Japan shooting for exaflop supercomputer using ARM processors by 2020 using nearly $1 billion budget

At the International Supercomputing Conference in Frankfurt, Germany this week, officials at Fujitsu and RIKEN confirmed that they will use ARM cores for its next generation of supercomputers.

The exact plans that Fujitsu has for its future ARM processor were not divulged at ISC16, but Yutaka Ishikawa, project leader for the Advanced Institute of Computational Science located in RIKEN’s Kobe, Japan facility, confirmed not only that the successor to the K supercomputer, which is being developed under the Flagship2020 program, would use ARM-based processors but that these chips would be at the heart of a new system built by Fujitsu for RIKEN that would break the exaflops barrier by 2020.

In his presentation at ISC16, Ishikawa said that the target performance of the Post-K machine was for it to be 100 times that of K in terms of capacity computing and 50 times that of K when looked at through capability computing, which is a way of saying 100X on peak flops and 50X on real-world applications that will probably not go anywhere near the exaflops level in their scalability. What that means is that Fujitsu is committing to delivering a machine with more than 1 exaflops of aggregate peak performance, and you can be pretty sure that there will be enough extra performance in the box so the Linpack number will break 1 exaflops. The system is expected to consume somewhere between 30 MW and 40 MW.

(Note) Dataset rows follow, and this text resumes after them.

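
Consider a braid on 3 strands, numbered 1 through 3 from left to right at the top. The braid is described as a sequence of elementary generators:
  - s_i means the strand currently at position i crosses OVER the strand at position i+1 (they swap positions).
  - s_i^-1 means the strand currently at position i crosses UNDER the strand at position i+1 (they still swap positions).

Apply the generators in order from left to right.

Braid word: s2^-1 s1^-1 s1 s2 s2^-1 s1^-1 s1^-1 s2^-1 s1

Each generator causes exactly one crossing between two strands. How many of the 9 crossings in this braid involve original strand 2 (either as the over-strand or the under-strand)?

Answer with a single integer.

Answer: 5

Derivation:
Gen 1: crossing 2x3. Involves strand 2? yes. Count so far: 1
Gen 2: crossing 1x3. Involves strand 2? no. Count so far: 1
Gen 3: crossing 3x1. Involves strand 2? no. Count so far: 1
Gen 4: crossing 3x2. Involves strand 2? yes. Count so far: 2
Gen 5: crossing 2x3. Involves strand 2? yes. Count so far: 3
Gen 6: crossing 1x3. Involves strand 2? no. Count so far: 3
Gen 7: crossing 3x1. Involves strand 2? no. Count so far: 3
Gen 8: crossing 3x2. Involves strand 2? yes. Count so far: 4
Gen 9: crossing 1x2. Involves strand 2? yes. Count so far: 5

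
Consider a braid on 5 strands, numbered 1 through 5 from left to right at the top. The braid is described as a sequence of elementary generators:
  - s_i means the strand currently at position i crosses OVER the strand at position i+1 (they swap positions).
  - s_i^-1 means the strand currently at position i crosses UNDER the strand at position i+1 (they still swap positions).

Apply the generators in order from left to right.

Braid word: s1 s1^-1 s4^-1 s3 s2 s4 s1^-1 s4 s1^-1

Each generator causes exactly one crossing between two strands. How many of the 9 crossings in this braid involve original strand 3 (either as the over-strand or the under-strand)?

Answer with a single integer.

Answer: 3

Derivation:
Gen 1: crossing 1x2. Involves strand 3? no. Count so far: 0
Gen 2: crossing 2x1. Involves strand 3? no. Count so far: 0
Gen 3: crossing 4x5. Involves strand 3? no. Count so far: 0
Gen 4: crossing 3x5. Involves strand 3? yes. Count so far: 1
Gen 5: crossing 2x5. Involves strand 3? no. Count so far: 1
Gen 6: crossing 3x4. Involves strand 3? yes. Count so far: 2
Gen 7: crossing 1x5. Involves strand 3? no. Count so far: 2
Gen 8: crossing 4x3. Involves strand 3? yes. Count so far: 3
Gen 9: crossing 5x1. Involves strand 3? no. Count so far: 3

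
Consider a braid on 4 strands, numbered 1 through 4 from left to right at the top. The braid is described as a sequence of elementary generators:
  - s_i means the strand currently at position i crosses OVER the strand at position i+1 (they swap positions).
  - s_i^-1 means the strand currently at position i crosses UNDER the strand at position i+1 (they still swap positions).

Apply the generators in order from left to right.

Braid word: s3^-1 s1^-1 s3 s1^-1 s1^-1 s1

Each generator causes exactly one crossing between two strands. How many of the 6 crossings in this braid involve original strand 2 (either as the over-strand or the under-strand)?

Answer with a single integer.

Answer: 4

Derivation:
Gen 1: crossing 3x4. Involves strand 2? no. Count so far: 0
Gen 2: crossing 1x2. Involves strand 2? yes. Count so far: 1
Gen 3: crossing 4x3. Involves strand 2? no. Count so far: 1
Gen 4: crossing 2x1. Involves strand 2? yes. Count so far: 2
Gen 5: crossing 1x2. Involves strand 2? yes. Count so far: 3
Gen 6: crossing 2x1. Involves strand 2? yes. Count so far: 4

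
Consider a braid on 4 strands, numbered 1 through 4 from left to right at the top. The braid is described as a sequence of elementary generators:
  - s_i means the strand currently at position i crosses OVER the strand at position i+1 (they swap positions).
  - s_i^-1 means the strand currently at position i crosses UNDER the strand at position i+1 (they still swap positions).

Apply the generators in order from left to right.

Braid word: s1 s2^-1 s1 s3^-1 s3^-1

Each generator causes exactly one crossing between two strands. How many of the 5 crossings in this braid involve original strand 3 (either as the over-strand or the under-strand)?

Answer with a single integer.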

The exascale target of a 25 MW system by 2020 was always optimistic. They may be willing to pay for more electricity to get to exaflops earlier so long as this much power can be brought into centers like RIKEN. The K super burns 12.7 megawatts. Those numbers are for the compute and storage part of the system and does not include the power distribution and cooling within the datacenter that wraps around them, which takes an enormous amount of energy.

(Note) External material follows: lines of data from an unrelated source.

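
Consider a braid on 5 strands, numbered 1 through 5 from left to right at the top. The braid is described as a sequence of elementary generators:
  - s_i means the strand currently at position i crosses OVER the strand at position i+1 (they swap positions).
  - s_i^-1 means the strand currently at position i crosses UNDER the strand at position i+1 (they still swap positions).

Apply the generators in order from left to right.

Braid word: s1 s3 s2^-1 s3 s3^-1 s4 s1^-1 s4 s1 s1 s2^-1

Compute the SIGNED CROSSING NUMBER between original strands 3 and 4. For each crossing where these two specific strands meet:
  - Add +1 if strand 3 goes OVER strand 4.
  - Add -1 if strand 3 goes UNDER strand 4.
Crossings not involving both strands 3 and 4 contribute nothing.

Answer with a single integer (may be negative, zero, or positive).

Answer: 1

Derivation:
Gen 1: crossing 1x2. Both 3&4? no. Sum: 0
Gen 2: 3 over 4. Both 3&4? yes. Contrib: +1. Sum: 1
Gen 3: crossing 1x4. Both 3&4? no. Sum: 1
Gen 4: crossing 1x3. Both 3&4? no. Sum: 1
Gen 5: crossing 3x1. Both 3&4? no. Sum: 1
Gen 6: crossing 3x5. Both 3&4? no. Sum: 1
Gen 7: crossing 2x4. Both 3&4? no. Sum: 1
Gen 8: crossing 5x3. Both 3&4? no. Sum: 1
Gen 9: crossing 4x2. Both 3&4? no. Sum: 1
Gen 10: crossing 2x4. Both 3&4? no. Sum: 1
Gen 11: crossing 2x1. Both 3&4? no. Sum: 1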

The post K computer is the successor of K computer, that will be the next Japanese flagship machine, being developed by RIKEN. It will be operated from 2020. The post T2K computer, whose peak performance will be about 30 PF, is being designed under the joint project of two universities, Tsukuba and Tokyo, and will be operated from 2016.

Japan’s 2020 project has a budget of about US$910 million

So what could Post-K look like from a processor perspective?

The next logical jump for Fujitsu with the Sparc64 chips was to a 16 nanometer process and another core shrink, perhaps to 48 cores on a die. The drop down to 10 nanometer in 2019 or so might have allowed it to put as many as 64 cores to 96 cores on a die. So just holding clock speeds steady and raising core counts would have gotten Fujitsu to somewhere between 200 petaflops and 300 petaflops two Sparc64 fx generations from now. Double up the SIMD units to 512 bits each, and you can hit 400 petaflops to 600 petaflops. Scale out the interconnect with Tofu3, and if you did maybe 165,000 nodes instead of 100,000 max, that gets you to 1 exaflops peak with a core running at about 2.2 GHz. Global replacing Sparc64 fx cores with ARMv8 cores in such designs as speculated above would be the way to go. If the core counts can’t get that high, Fujitsu could push out the width of the SIMD units to – gasp – 1,024 bits.

No matter how the math crunching gets crammed into the future Fujitsu ARM chips, one thing is for sure. The memory bandwidth from HMC and from Tofu3 will have to increase – maybe by something on the order of 3X to 4X – to keep the cores and vector units all fed.